Vitamin D deficiency is surprisingly common. Age, race, season, and latitude are important is disease prevalence.
Studies in the elderly and in nursing home residents report a prevalence which ranges from 25% to 54%. A recent survey of medical in patients in Boston reported a prevalence of vitamin D deficiency of 57%. Among hospitalized patients under 65 years of age, the prevalence of Vitamin D deficiency was 42%.
The prevalence of vitamin D deficiency in internal medicine residents (doctors intraining) increased from 25% in the fall, to 50% in the spring and winter.
Studies have shown that vitamin D and calcium supplementation increase bone mineral density and reduce fracture rates in elderly patients. A study reported in the British Medical Journal in 1994 looked at 1400 elderly patients. These were all ambulatory women. Women treated with 800 International Units (IU) of vitamin D and 1200 mgs of calcium per day had 23% fewer hip fractures compared to women treated with placebo.
Five to ten minutes of exposure to sunlight on the face, hands, and arms, two to three days a week is required to synthesize sufficient amounts of vitamin D. Few natural foods contain vitamin D. The major dietary source of vitamin D is fortified foods which include milk, cereal, margarine, and some brands of orange juice and yogurt.
Unfortunately, fortified foods do not always contain the amount of vitamin D listed on the label. Studies have found that up to 70% of milk samples do not contain the 400 IU per quart noted on the label.
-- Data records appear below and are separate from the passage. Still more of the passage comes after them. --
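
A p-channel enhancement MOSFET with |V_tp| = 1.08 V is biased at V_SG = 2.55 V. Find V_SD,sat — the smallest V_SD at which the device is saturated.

V_SD,sat = 1.47 V

The boundary between triode and saturation is V_SD = V_SG − |V_tp| = V_ov.
V_ov = 2.55 − 1.08 = 1.47 V.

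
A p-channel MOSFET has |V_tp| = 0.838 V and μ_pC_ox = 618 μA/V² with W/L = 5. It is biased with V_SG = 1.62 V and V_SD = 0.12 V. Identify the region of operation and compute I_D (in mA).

Triode; I_D = 0.268 mA

k_p = μ_pC_ox · (W/L) = 3.09 mA/V².
V_ov = V_SG − |V_tp| = 1.62 − 0.838 = 0.782 V.
Since V_SD = 0.12 V < V_ov = 0.782 V, the device is in the triode region.
I_D = k_p [V_ov · V_SD − ½ V_SD²] = 3.09 × [0.782 × 0.12 − 0.5 × 0.12²] = 0.268 mA.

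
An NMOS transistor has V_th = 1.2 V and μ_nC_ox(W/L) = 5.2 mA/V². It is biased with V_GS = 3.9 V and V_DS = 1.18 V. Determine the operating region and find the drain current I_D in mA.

V_ov = V_GS − V_th = 3.9 − 1.2 = 2.7 V.
Since V_DS = 1.18 V < V_ov = 2.7 V, the device is in the triode region.
I_D = k_n [V_ov · V_DS − ½ V_DS²] = 5.2 × [2.7 × 1.18 − 0.5 × 1.18²] = 12.9 mA.

Triode; I_D = 12.9 mA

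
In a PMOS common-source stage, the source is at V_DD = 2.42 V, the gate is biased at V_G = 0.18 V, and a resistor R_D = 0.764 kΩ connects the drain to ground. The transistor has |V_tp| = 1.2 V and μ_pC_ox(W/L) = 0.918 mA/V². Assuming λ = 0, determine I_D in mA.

V_SG = V_DD − V_G = 2.42 − 0.18 = 2.24 V, so V_ov = 2.24 − 1.2 = 1.04 V.
Assume saturation: I_D = ½ k_p V_ov² = 0.5 × 0.918 × 1.04² = 0.496 mA, giving V_SD = V_DD − I_D R_D = 2.42 − 0.496 × 0.764 = 2.04 V.
V_SD = 2.04 V ≥ V_ov = 1.04 V, confirming saturation.

I_D = 0.496 mA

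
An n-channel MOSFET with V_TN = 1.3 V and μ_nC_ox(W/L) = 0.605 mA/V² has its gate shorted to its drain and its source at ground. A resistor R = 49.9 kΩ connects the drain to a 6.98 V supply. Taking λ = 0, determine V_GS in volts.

V_GS = 1.88 V

With gate tied to drain, V_GS = V_DS ≥ V_GS − V_TN, so the device is in saturation.
KCL at the drain: ½ k_n (V_GS − V_TN)² = (V_DD − V_GS)/R.
Let x = V_GS − 1.3. Then 15.1 x² + x − 5.68 = 0, giving x = 0.581 V (positive root), so V_GS = 1.88 V.
I_D = (V_DD − V_GS)/R = (6.98 − 1.88) / 49.9 = 0.102 mA.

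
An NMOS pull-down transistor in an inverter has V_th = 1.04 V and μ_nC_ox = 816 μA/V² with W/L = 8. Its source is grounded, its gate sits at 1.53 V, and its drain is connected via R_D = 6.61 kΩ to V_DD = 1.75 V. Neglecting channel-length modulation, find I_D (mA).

I_D = 0.252 mA

V_GS = V_G = 1.53 V, so V_ov = 1.53 − 1.04 = 0.49 V.
k_n = μ_nC_ox · (W/L) = 6.528 mA/V².
Assume saturation: I_D = ½ k_n V_ov² = 0.5 × 6.528 × 0.49² = 0.784 mA, giving V_DS = V_DD − I_D R_D = 1.75 − 0.784 × 6.61 = -3.43 V.
But -3.43 V < V_ov = 0.49 V, so the device is actually in triode.
In triode I_D = k_n[V_ov V_DS − ½ V_DS²] and I_D = (V_DD − V_DS)/R_D. Equating: 21.6 V_DS² − 22.14 V_DS + 1.75 = 0, giving V_DS = 0.0863 V (the root below V_ov).
I_D = (1.75 − 0.0863) / 6.61 = 0.252 mA.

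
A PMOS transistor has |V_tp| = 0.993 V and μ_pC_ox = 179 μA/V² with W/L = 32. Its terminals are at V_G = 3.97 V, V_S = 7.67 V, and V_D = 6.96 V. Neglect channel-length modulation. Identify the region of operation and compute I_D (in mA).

V_SG = V_S − V_G = 7.67 − 3.97 = 3.7 V; V_SD = V_S − V_D = 7.67 − 6.96 = 0.71 V.
k_p = μ_pC_ox · (W/L) = 5.728 mA/V².
V_ov = V_SG − |V_tp| = 3.7 − 0.993 = 2.71 V.
Since V_SD = 0.71 V < V_ov = 2.71 V, the device is in the triode region.
I_D = k_p [V_ov · V_SD − ½ V_SD²] = 5.728 × [2.71 × 0.71 − 0.5 × 0.71²] = 9.57 mA.

Triode; I_D = 9.57 mA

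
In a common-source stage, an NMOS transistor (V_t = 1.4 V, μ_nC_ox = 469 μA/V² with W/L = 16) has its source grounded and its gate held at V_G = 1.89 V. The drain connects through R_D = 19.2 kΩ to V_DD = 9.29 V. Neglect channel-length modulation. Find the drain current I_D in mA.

I_D = 0.476 mA

V_GS = V_G = 1.89 V, so V_ov = 1.89 − 1.4 = 0.49 V.
k_n = μ_nC_ox · (W/L) = 7.504 mA/V².
Assume saturation: I_D = ½ k_n V_ov² = 0.5 × 7.504 × 0.49² = 0.901 mA, giving V_DS = V_DD − I_D R_D = 9.29 − 0.901 × 19.2 = -8.01 V.
But -8.01 V < V_ov = 0.49 V, so the device is actually in triode.
In triode I_D = k_n[V_ov V_DS − ½ V_DS²] and I_D = (V_DD − V_DS)/R_D. Equating: 72 V_DS² − 71.6 V_DS + 9.29 = 0, giving V_DS = 0.153 V (the root below V_ov).
I_D = (9.29 − 0.153) / 19.2 = 0.476 mA.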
Although there are many risk factors for vitamin D deficiency, the two most common are decreased skin synthesis, which declines with age, and inadequate dietary or supplemental intake. Decreased absorption is another common cause of vitamin D deficiency.
Treatment requires high doses of vitamin D until total body stores have been replenished. Patients with mild to moderate deficiency can be replenished with 50,000 IU of vitamin D once a week for six to eight weeks. Severely deficient patients (who have less than 8 ng/ml) may require 50,000 units twice a week.
Once vitamin D levels have been replenished the patient can switch to maintenance therapy which is typically 1,000 IU per day.
Toxic effects are uncommon, and are typically seen only in patients taking high daily doses (more than 40,000IU) for weeks to months with serum vitamin D levels of more than 100 ng/ml. Too much calcium in the urine is typically the first toxicity. This often manifests itself as kidney stones.